Russian President Vladimir Putin is in Germany Tuesday to meet with German Chancellor Gerhard Schroeder. The talks are expected to focus on Russia's Soviet-era debt to Germany as well as the American-led war against terrorism.
Russian President Vladimir Putin's visit to Weimar, in eastern Germany, is expected to help the two sides iron out an agreement on old debt.
In comments to reporters before leaving, Mr. Putin said the two sides are close to making a deal on Moscow's debt to the former East Germany. Russia owes Germany about 6.5 billion transferable rubles - a counting mechanism used by the Soviet Union in trade. So far, the two sides have not been able to agree on an exchange rate.
President Putin and Chancellor Schroeder are also expected to discuss the American-led war against terrorism and the upcoming summit next month in Moscow between presidents Bush and Putin.
Tuesday's visit reflects the good relations between the German and Russian leaders. Germany is usually considered Russia's strongest Western ally, as well as its largest trading partner.

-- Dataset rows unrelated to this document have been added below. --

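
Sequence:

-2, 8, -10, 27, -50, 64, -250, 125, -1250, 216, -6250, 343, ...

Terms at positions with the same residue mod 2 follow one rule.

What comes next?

-31250

The terms cycle through 2 interleaved subsequences.
Subsequence A is -2, -10, -50, -250, -1250, -6250, which is geometric, ×5 each step.
Subsequence B is 8, 27, 64, 125, 216, 343, which is perfect cubes starting at 2³.
Term 13 comes from subsequence A (its 7th entry): -31250.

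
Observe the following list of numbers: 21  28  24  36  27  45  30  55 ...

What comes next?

Positions 1, 3, 5, … form one subsequence and positions 2, 4, 6, … form another.
Track A = 21, 24, 27, 30: arithmetic, step +3.
Track B = 28, 36, 45, 55: the triangular numbers T_7, T_8, ….
Position 9 falls in track A as its term 5, giving 33.

33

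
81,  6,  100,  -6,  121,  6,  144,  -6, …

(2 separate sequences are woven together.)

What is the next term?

169

Taking every 2nd term gives 2 separate tracks.
Track A = 81, 100, 121, 144: consecutive squares n² from n = 9.
Track B = 6, -6, 6, -6: the oscillation 6·(−1)^(n+1).
Position 9 → track A, term 5 = 169.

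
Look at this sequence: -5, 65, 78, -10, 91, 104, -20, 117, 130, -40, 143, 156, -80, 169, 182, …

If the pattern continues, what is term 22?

-640

Positions follow the repeating pattern ABB; grouping by letter gives 2 tracks.
Track A: -5, -10, -20, -40, -80 — multiplying by 2 each time.
Track B: 65, 78, 91, 104, 117, 130, 143, 156, 169, 182 — arithmetic, step +13.
Position 22 → track A, term 8 = -640.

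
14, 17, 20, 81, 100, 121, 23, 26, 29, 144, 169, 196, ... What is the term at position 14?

35

Positions follow the repeating pattern AAABBB; grouping by letter gives 2 tracks.
Stream A is 14, 17, 20, 23, 26, 29, which is arithmetic with common difference +3.
Stream B is 81, 100, 121, 144, 169, 196, which is perfect squares starting at 9².
The 14th slot belongs to stream A; its 8th term is 35.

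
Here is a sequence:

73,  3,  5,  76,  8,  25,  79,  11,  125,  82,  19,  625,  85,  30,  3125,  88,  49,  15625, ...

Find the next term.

91

Read the sequence 3 terms at a time; column i is its own pattern.
Stream A is 73, 76, 79, 82, 85, 88, which is linear: a_n = 70 + 3·n.
Stream B is 3, 8, 11, 19, 30, 49, which is Fibonacci-style (each term is the sum of the two before it).
Stream C is 5, 25, 125, 625, 3125, 15625, which is successive powers of 5.
Position 19 falls in stream A as its term 7, giving 91.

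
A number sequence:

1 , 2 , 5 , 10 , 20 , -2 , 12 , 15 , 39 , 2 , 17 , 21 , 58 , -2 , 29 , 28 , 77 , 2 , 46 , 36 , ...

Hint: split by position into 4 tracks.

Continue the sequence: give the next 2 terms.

Taking every 4th term gives 4 separate tracks.
Track A: 1, 20, 39, 58, 77 — adding 19 each time.
Track B: 2, -2, 2, -2, 2 — oscillating between 2 and -2.
Track C: 5, 12, 17, 29, 46 — a Fibonacci-like recurrence a_n = a_{n-1} + a_{n-2}.
Track D: 10, 15, 21, 28, 36 — triangular numbers starting at T_4.
The 21st slot belongs to track A; its 6th term is 96.
The 22nd slot belongs to track B; its 6th term is -2.

96, -2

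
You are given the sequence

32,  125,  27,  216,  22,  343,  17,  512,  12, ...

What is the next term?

729

Taking every 2nd term gives 2 separate tracks.
Track A is 32, 27, 22, 17, 12, which is arithmetic, step −5.
Track B is 125, 216, 343, 512, which is perfect cubes starting at 5³.
Position 10 → track B, term 5 = 729.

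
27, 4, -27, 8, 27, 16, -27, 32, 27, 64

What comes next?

-27

The terms cycle through 2 interleaved subsequences.
Track A = 27, -27, 27, -27, 27: alternating ±27.
Track B = 4, 8, 16, 32, 64: powers of 2.
Term 11 comes from track A (its 6th entry): -27.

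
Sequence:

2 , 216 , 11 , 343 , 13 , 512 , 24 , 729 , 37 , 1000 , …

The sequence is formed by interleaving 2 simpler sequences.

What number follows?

61

The terms cycle through 2 interleaved subsequences.
Track A: 2, 11, 13, 24, 37 (Fibonacci-style (each term is the sum of the two before it)).
Track B: 216, 343, 512, 729, 1000 (the cubes 6³, 7³, 8³, …).
The 11th slot belongs to track A; its 6th term is 61.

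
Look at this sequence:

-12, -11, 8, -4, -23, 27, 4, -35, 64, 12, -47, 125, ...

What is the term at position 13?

Split by position mod 3: positions 1, 4, 7, … form one track, and each other residue class forms its own.
Stream A is -12, -4, 4, 12, which is adding 8 each time.
Stream B is -11, -23, -35, -47, which is arithmetic, step −12.
Stream C is 8, 27, 64, 125, which is the cubes 2³, 3³, 4³, ….
Position 13 falls in stream A as its term 5, giving 20.

20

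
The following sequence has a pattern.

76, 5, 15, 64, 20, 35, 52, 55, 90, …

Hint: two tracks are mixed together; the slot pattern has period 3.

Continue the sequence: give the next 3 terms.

40, 145, 235

The slot pattern repeats as ABB (period 3), so there are 2 interleaved tracks.
Track A = 76, 64, 52: linear: a_n = 88 − 12·n.
Track B = 5, 15, 20, 35, 55, 90: a Fibonacci-like recurrence a_n = a_{n-1} + a_{n-2}.
The 10th slot belongs to track A; its 4th term is 40.
The 11th slot belongs to track B; its 7th term is 145.
Position 12 falls in track B as its term 8, giving 235.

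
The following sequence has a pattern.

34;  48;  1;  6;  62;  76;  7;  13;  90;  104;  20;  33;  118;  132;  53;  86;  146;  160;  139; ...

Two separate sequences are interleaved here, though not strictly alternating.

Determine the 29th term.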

President Putin and Chancellor Schroeder have met numerous times in the past and often speak in German without the aid of a translator.
The Russian president learned the language while serving in East Germany during the 1980s for the KGB. Last fall, in a visit to Berlin, President Putin impressed the German political establishment by addressing the parliament in fluent German.

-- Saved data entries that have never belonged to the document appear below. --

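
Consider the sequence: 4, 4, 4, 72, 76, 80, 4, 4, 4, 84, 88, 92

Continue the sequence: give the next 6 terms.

4, 4, 4, 96, 100, 104

The slot pattern repeats as AAABBB (period 6), so there are 2 interleaved tracks.
Track A: 4, 4, 4, 4, 4, 4. Always 4.
Track B: 72, 76, 80, 84, 88, 92. Arithmetic with common difference +4.
Term 13 comes from track A (its 7th entry): 4.
Term 14 comes from track A (its 8th entry): 4.
Term 15 comes from track A (its 9th entry): 4.
Position 16 → track B, term 7 = 96.
Position 17 → track B, term 8 = 100.
The 18th slot belongs to track B; its 9th term is 104.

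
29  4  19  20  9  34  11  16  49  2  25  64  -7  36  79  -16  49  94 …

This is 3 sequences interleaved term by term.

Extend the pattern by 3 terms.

-25, 64, 109

Split by position mod 3: positions 1, 4, 7, … form one track, and each other residue class forms its own.
Stream A is 29, 20, 11, 2, -7, -16, which is linear: a_n = 38 − 9·n.
Stream B is 4, 9, 16, 25, 36, 49, which is the squares 2², 3², 4², ….
Stream C is 19, 34, 49, 64, 79, 94, which is arithmetic, step +15.
Term 19 comes from stream A (its 7th entry): -25.
Position 20 → stream B, term 7 = 64.
Position 21 falls in stream C as its term 7, giving 109.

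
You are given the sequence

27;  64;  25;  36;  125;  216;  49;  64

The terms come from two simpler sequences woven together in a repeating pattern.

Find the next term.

Positions follow the repeating pattern AABB; grouping by letter gives 2 tracks.
Track A is 27, 64, 125, 216, which is perfect cubes starting at 3³.
Track B is 25, 36, 49, 64, which is consecutive squares n² from n = 5.
Position 9 → track A, term 5 = 343.

343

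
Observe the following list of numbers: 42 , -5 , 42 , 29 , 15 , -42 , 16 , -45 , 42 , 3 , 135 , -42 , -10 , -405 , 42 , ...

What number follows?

Read the sequence 3 terms at a time; column i is its own pattern.
Track A: 42, 29, 16, 3, -10 — arithmetic, step −13.
Track B: -5, 15, -45, 135, -405 — a geometric progression (common ratio -3).
Track C: 42, -42, 42, -42, 42 — oscillating between 42 and -42.
Position 16 falls in track A as its term 6, giving -23.

-23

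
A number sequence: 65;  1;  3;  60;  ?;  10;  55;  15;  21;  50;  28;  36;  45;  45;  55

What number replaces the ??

6

Reading positions in blocks of 3 reveals the pattern ABB — 2 tracks woven together.
Track A = 65, 60, 55, 50, 45: linear: a_n = 70 − 5·n.
Track B = 1, 3, ?, 10, 15, 21, 28, 36, 45, 55: the triangular numbers T_1, T_2, ….
The gap is track B's term 3; the rule gives 6.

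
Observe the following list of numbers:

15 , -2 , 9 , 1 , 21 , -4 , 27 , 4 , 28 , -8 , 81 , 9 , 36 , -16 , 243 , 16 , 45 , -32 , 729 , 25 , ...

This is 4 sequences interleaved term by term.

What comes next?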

The close relations with Germany also reflect Mr. Putin's desire to have a pro-Western foreign policy. As part of this policy, the Russian president offered his strong support to the United States after the terrorist attacks of September 11. He even went so far as to give his blessing to having U.S. troops in Central Asia, long considered Russia's backyard.
But in recent months, President Putin has come under criticism from opponents who say Russia is not getting enough in return for its western orientation.